We cannot believe that the Legislature, in enacting the form in question in this case, intended to dispense with any essential allegation, or designedly to infringe the constitutional right of the accused. We have no doubt that, in their desire to simplify and condense the forms, they unintentionally omitted the few words which are necessary to set forth the offence.— That this’was an unintentional omission is manifest by reference to the forms next following this, of the warrant, based on the complaint, and the recognizance. In both these forms the allegation is distinctly made of an intent on the part of the person named, to sell the liquors. But in the form of the libel, in rem, against the liquors, the allegation is general *435that they were “ intended for sale,” not naming any particular person as having this intent.

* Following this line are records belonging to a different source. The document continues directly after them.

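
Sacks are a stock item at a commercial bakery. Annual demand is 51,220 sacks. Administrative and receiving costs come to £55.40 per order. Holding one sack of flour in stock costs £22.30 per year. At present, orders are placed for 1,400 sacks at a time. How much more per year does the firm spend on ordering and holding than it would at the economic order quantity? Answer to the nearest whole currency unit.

Extra cost ≈ £6,387 per year

EOQ = √(2DS/H) = √(2 × 51,220 × 55.4 / 22.3) ≈ 504.47.
Cost at Q* = (D/Q*)S + (Q*/2)H = √(2DSH) ≈ £11,249.73.
Cost at Q = 1,400: (51,220/1,400)×55.4 + (1,400/2)×22.3 = £2,026.85 + £15,610.00 = £17,636.85.
Excess = £17,636.85 − £11,249.73 = £6,387.12.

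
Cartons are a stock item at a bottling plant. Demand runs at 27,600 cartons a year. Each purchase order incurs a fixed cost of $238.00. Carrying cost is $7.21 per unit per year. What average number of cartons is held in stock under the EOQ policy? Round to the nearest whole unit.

EOQ = √(2DS/H) = √(2 × 27,600 × 238 / 7.21) ≈ 1349.87.
Average inventory = Q*/2 ≈ 1349.87 / 2 = 674.933.

Average inventory ≈ 675 cartons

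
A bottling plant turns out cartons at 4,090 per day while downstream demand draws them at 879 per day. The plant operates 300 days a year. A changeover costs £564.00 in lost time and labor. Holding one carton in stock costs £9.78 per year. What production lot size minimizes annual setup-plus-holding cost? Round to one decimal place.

Q* ≈ 6,224.2 cartons

Annual demand D = 879 × 300 = 263,700.
Production build-up factor (1 − d/p) = 1 − 879/4,090 = 0.7851.
Q* = √(2DS / (H(1 − d/p))) = √(2 × 263,700 × 564 / (9.78 × 0.7851)).
= √(297,453,600 / 7.6781) ≈ 6224.173.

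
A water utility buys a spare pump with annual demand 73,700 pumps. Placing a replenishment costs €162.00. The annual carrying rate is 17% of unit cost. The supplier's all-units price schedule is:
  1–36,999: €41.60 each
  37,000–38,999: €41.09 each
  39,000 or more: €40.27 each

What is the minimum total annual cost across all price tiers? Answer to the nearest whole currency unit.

TC* ≈ €3,078,915

Holding cost per unit per year at price C is H = 0.17·C.
Evaluate total cost at each tier's feasible EOQ or, if the EOQ is below the tier, at the tier's minimum quantity.
EOQ at €41.60 = 1837.5 (feasible in tier 1): TC = 73,700×€41.60 + (73,700/1837.5)×162 + (1837.5/2)×0.17×€41.60 = €3,078,915.03.
EOQ at €41.09 = 1848.9 < 37000, so use break Q=37000: TC = 73,700×€41.09 + (73,700/37000.0)×162 + (37000.0/2)×0.17×€41.09 = €3,157,883.74.
EOQ at €40.27 = 1867.6 < 39000, so use break Q=39000: TC = 73,700×€40.27 + (73,700/39000.0)×162 + (39000.0/2)×0.17×€40.27 = €3,101,700.19.
Lowest total cost among the candidates is at Q = 1837.5.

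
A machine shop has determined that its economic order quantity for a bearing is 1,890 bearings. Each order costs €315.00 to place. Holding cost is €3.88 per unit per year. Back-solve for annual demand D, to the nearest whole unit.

D ≈ 22,000 bearings per year

Squaring Q* = √(2DS/H) gives Q*² = 2DS/H.
From Q* = √(2DS/H): D = Q*²H / (2S) = 1,890² × 3.88 / (2 × 315) = 21999.600.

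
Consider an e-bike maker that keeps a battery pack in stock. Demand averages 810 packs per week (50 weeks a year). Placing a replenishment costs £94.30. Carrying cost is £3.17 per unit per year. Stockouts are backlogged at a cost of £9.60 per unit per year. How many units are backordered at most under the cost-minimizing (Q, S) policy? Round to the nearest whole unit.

S* ≈ 444 packs

Annual demand D = 810 × 50 = 40,500.
With planned backorders, Q* = √(2DS/H) · √((H+B)/B).
√(2DS/H) = √(2 × 40,500 × 94.3 / 3.17) = 1552.275.
√((H+B)/B) = √((3.17+9.6)/9.6) = 1.1533.
Q* ≈ 1790.311.
S* = Q* · H/(H+B) = 1790.311 × 3.17/12.77 ≈ 444.423.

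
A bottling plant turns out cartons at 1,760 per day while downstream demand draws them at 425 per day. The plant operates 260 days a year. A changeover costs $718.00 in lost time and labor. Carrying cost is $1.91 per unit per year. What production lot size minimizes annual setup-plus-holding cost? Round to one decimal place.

Q* ≈ 10,465.4 cartons

Annual demand D = 425 × 260 = 110,500.
Production build-up factor (1 − d/p) = 1 − 425/1,760 = 0.7585.
Q* = √(2DS / (H(1 − d/p))) = √(2 × 110,500 × 718 / (1.91 × 0.7585)).
= √(158,678,000 / 1.4488) ≈ 10465.437.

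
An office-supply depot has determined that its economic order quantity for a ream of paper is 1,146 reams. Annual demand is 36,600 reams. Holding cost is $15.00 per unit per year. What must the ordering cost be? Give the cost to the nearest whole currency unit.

The basic EOQ model gives Q* = √(2DS/H); rearrange for the unknown.
From Q* = √(2DS/H): S = Q*²H / (2D) = 1,146² × 15 / (2 × 36,600) = 269.1221.

S ≈ $269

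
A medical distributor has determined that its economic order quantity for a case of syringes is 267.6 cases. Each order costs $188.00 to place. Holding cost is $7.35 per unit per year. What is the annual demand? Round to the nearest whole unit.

Invert the EOQ relation Q*² = 2DS/H.
From Q* = √(2DS/H): D = Q*²H / (2S) = 267.6² × 7.35 / (2 × 188) = 1399.818.

D ≈ 1,400 cases per year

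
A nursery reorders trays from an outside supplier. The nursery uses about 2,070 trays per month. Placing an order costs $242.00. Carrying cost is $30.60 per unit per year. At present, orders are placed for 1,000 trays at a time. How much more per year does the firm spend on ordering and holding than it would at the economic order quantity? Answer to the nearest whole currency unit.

Extra cost ≈ $2,131 per year

Annual demand D = 2,070 × 12 = 24,840.
EOQ = √(2DS/H) = √(2 × 24,840 × 242 / 30.6) ≈ 626.81.
Cost at Q* = (D/Q*)S + (Q*/2)H = √(2DSH) ≈ $19,180.47.
Cost at Q = 1,000: (24,840/1,000)×242 + (1,000/2)×30.6 = $6,011.28 + $15,300.00 = $21,311.28.
Excess = $21,311.28 − $19,180.47 = $2,130.81.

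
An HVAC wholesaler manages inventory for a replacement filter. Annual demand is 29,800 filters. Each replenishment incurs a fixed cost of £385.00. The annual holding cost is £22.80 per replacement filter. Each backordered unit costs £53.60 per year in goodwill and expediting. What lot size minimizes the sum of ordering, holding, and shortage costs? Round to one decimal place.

With planned backorders, Q* = √(2DS/H) · √((H+B)/B).
√(2DS/H) = √(2 × 29,800 × 385 / 22.8) = 1003.197.
√((H+B)/B) = √((22.8+53.6)/53.6) = 1.1939.
Q* ≈ 1197.706.

Q* ≈ 1,197.7 filters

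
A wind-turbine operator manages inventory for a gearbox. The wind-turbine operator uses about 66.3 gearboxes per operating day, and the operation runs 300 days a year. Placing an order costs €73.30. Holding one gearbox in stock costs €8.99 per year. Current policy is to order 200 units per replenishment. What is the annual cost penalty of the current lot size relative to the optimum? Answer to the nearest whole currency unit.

Annual demand D = 66.3 × 300 = 19,890.
EOQ = √(2DS/H) = √(2 × 19,890 × 73.3 / 8.99) ≈ 569.51.
Cost at Q* = (D/Q*)S + (Q*/2)H = √(2DSH) ≈ €5,119.93.
Cost at Q = 200: (19,890/200)×73.3 + (200/2)×8.99 = €7,289.68 + €899.00 = €8,188.68.
Excess = €8,188.68 − €5,119.93 = €3,068.75.

Extra cost ≈ €3,069 per year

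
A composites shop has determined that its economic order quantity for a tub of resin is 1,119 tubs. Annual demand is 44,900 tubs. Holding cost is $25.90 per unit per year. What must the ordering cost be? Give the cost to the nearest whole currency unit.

Squaring Q* = √(2DS/H) gives Q*² = 2DS/H.
From Q* = √(2DS/H): S = Q*²H / (2D) = 1,119² × 25.9 / (2 × 44,900) = 361.1467.

S ≈ $361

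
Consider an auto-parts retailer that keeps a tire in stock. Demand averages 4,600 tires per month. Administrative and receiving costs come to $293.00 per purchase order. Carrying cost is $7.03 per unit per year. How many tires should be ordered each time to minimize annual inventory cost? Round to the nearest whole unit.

Q* ≈ 2,145 tires

Annual demand D = 4,600 × 12 = 55,200.
EOQ = √(2DS / H) = √(2 × 55,200 × 293 / 7.03).
= √(32,347,200 / 7.03) = √4,601,308.6771 ≈ 2145.066.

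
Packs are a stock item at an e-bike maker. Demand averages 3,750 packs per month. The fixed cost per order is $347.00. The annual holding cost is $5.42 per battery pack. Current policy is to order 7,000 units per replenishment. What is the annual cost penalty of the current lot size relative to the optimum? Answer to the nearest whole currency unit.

Annual demand D = 3,750 × 12 = 45,000.
EOQ = √(2DS/H) = √(2 × 45,000 × 347 / 5.42) ≈ 2400.42.
Cost at Q* = (D/Q*)S + (Q*/2)H = √(2DSH) ≈ $13,010.25.
Cost at Q = 7,000: (45,000/7,000)×347 + (7,000/2)×5.42 = $2,230.71 + $18,970.00 = $21,200.71.
Excess = $21,200.71 − $13,010.25 = $8,190.46.

Extra cost ≈ $8,190 per year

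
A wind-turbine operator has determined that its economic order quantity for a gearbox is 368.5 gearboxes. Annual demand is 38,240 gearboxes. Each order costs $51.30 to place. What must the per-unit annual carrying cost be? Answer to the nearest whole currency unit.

Squaring Q* = √(2DS/H) gives Q*² = 2DS/H.
From Q* = √(2DS/H): H = 2DS / Q*² = 2 × 38,240 × 51.3 / 368.5² = 28.8928.

H ≈ $29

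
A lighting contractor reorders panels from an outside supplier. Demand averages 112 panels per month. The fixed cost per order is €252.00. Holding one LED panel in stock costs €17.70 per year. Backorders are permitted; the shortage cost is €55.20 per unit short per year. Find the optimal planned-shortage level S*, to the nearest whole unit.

Annual demand D = 112 × 12 = 1,344.
With planned backorders, Q* = √(2DS/H) · √((H+B)/B).
√(2DS/H) = √(2 × 1,344 × 252 / 17.7) = 195.627.
√((H+B)/B) = √((17.7+55.2)/55.2) = 1.1492.
Q* ≈ 224.814.
S* = Q* · H/(H+B) = 224.814 × 17.7/72.9 ≈ 54.584.

S* ≈ 55 panels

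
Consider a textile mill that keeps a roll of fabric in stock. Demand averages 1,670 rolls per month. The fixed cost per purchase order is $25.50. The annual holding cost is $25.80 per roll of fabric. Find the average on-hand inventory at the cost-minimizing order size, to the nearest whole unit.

Average inventory ≈ 100 rolls

Annual demand D = 1,670 × 12 = 20,040.
EOQ = √(2DS/H) = √(2 × 20,040 × 25.5 / 25.8) ≈ 199.03.
Average inventory = Q*/2 ≈ 199.03 / 2 = 99.516.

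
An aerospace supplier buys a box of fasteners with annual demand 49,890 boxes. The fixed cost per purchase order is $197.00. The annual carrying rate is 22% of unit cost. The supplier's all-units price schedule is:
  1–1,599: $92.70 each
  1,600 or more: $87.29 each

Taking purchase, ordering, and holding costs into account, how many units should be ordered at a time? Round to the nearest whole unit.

Q* ≈ 1,600 boxes

Holding cost per unit per year at price C is H = 0.22·C.
Candidates are each tier's EOQ (if it falls in that tier) and each price-break quantity.
EOQ at $92.70 = 981.8 (feasible in tier 1): TC = 49,890×$92.70 + (49,890/981.8)×197 + (981.8/2)×0.22×$92.70 = $4,644,824.94.
EOQ at $87.29 = 1011.7 < 1600, so use break Q=1600: TC = 49,890×$87.29 + (49,890/1600.0)×197 + (1600.0/2)×0.22×$87.29 = $4,376,403.85.
Lowest total cost is $4,376,403.85 at Q = 1600.0.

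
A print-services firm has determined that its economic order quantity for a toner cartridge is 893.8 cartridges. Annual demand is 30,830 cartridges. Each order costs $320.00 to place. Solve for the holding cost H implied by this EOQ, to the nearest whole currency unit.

H ≈ $25

The basic EOQ model gives Q* = √(2DS/H); rearrange for the unknown.
From Q* = √(2DS/H): H = 2DS / Q*² = 2 × 30,830 × 320 / 893.8² = 24.6986.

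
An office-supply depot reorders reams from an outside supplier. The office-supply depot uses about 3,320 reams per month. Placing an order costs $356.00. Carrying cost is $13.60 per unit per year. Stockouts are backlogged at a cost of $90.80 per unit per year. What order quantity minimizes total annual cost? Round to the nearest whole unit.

Q* ≈ 1,549 reams

Annual demand D = 3,320 × 12 = 39,840.
With planned backorders, Q* = √(2DS/H) · √((H+B)/B).
√(2DS/H) = √(2 × 39,840 × 356 / 13.6) = 1444.210.
√((H+B)/B) = √((13.6+90.8)/90.8) = 1.0723.
Q* ≈ 1548.594.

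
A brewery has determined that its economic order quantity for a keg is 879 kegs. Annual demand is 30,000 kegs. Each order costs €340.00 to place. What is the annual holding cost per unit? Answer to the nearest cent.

H ≈ €26.40

Invert the EOQ relation Q*² = 2DS/H.
From Q* = √(2DS/H): H = 2DS / Q*² = 2 × 30,000 × 340 / 879² = 26.4029.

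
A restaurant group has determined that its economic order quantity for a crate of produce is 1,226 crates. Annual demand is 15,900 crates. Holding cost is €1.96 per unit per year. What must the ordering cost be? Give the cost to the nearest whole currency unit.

Squaring Q* = √(2DS/H) gives Q*² = 2DS/H.
From Q* = √(2DS/H): S = Q*²H / (2D) = 1,226² × 1.96 / (2 × 15,900) = 92.6424.

S ≈ €93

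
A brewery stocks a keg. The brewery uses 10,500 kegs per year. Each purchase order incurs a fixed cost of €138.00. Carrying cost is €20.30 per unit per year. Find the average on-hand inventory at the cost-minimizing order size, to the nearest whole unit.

EOQ = √(2DS/H) = √(2 × 10,500 × 138 / 20.3) ≈ 377.83.
Average inventory = Q*/2 ≈ 377.83 / 2 = 188.917.

Average inventory ≈ 189 kegs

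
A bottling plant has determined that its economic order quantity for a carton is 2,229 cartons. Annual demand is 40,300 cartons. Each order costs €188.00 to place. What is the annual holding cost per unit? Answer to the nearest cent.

H ≈ €3.05

Invert the EOQ relation Q*² = 2DS/H.
From Q* = √(2DS/H): H = 2DS / Q*² = 2 × 40,300 × 188 / 2,229² = 3.0498.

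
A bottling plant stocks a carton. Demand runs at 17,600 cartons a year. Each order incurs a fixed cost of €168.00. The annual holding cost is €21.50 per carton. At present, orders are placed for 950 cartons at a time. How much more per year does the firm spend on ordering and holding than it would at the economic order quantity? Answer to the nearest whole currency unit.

Extra cost ≈ €2,049 per year

EOQ = √(2DS/H) = √(2 × 17,600 × 168 / 21.5) ≈ 524.45.
Cost at Q* = (D/Q*)S + (Q*/2)H = √(2DSH) ≈ €11,275.74.
Cost at Q = 950: (17,600/950)×168 + (950/2)×21.5 = €3,112.42 + €10,212.50 = €13,324.92.
Excess = €13,324.92 − €11,275.74 = €2,049.18.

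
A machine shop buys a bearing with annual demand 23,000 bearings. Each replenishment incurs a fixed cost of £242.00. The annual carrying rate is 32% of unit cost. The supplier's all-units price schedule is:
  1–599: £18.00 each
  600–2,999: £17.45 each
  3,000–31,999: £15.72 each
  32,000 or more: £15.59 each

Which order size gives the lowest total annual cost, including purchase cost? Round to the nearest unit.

Q* ≈ 3,000 bearings

Holding cost per unit per year at price C is H = 0.32·C.
Evaluate total cost at each tier's feasible EOQ or, if the EOQ is below the tier, at the tier's minimum quantity.
Tier 1 (£18.00): EOQ = 1390.2 exceeds tier's upper bound 599, so this tier is dominated.
EOQ at £17.45 = 1411.9 (feasible in tier 2): TC = 23,000×£17.45 + (23,000/1411.9)×242 + (1411.9/2)×0.32×£17.45 = £409,234.23.
EOQ at £15.72 = 1487.6 < 3000, so use break Q=3000: TC = 23,000×£15.72 + (23,000/3000.0)×242 + (3000.0/2)×0.32×£15.72 = £370,960.93.
EOQ at £15.59 = 1493.8 < 32000, so use break Q=32000: TC = 23,000×£15.59 + (23,000/32000.0)×242 + (32000.0/2)×0.32×£15.59 = £438,564.74.
Lowest total cost is £370,960.93 at Q = 3000.0.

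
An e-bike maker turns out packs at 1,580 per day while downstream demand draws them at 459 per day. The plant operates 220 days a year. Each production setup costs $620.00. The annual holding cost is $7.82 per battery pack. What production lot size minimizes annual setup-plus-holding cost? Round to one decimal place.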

The statute, (c. 48,) does not require the use of these forms; it simply provides them, to be used if preferred. The insertion, into the form as it now stands, of a distinct allegation that the liquors are unlawfully kept and deposited by the person named, and that they are intended by him for sale in this State, in violation of law, or with intent that the same shall be so sold by any person, or to aid or assist any person in such sale thereof, (as the case may be) would probably render the complaint sufficient. Perhaps the omission of the words “are unlawfully” kept, would not be fatal, if the acts charged distinctly made out a case within the statute.
The exceptions must be sustained, and
Judgment arrested.
Tenney, C. J., and Rice, Goodenow, and Davis, JJ., concurred.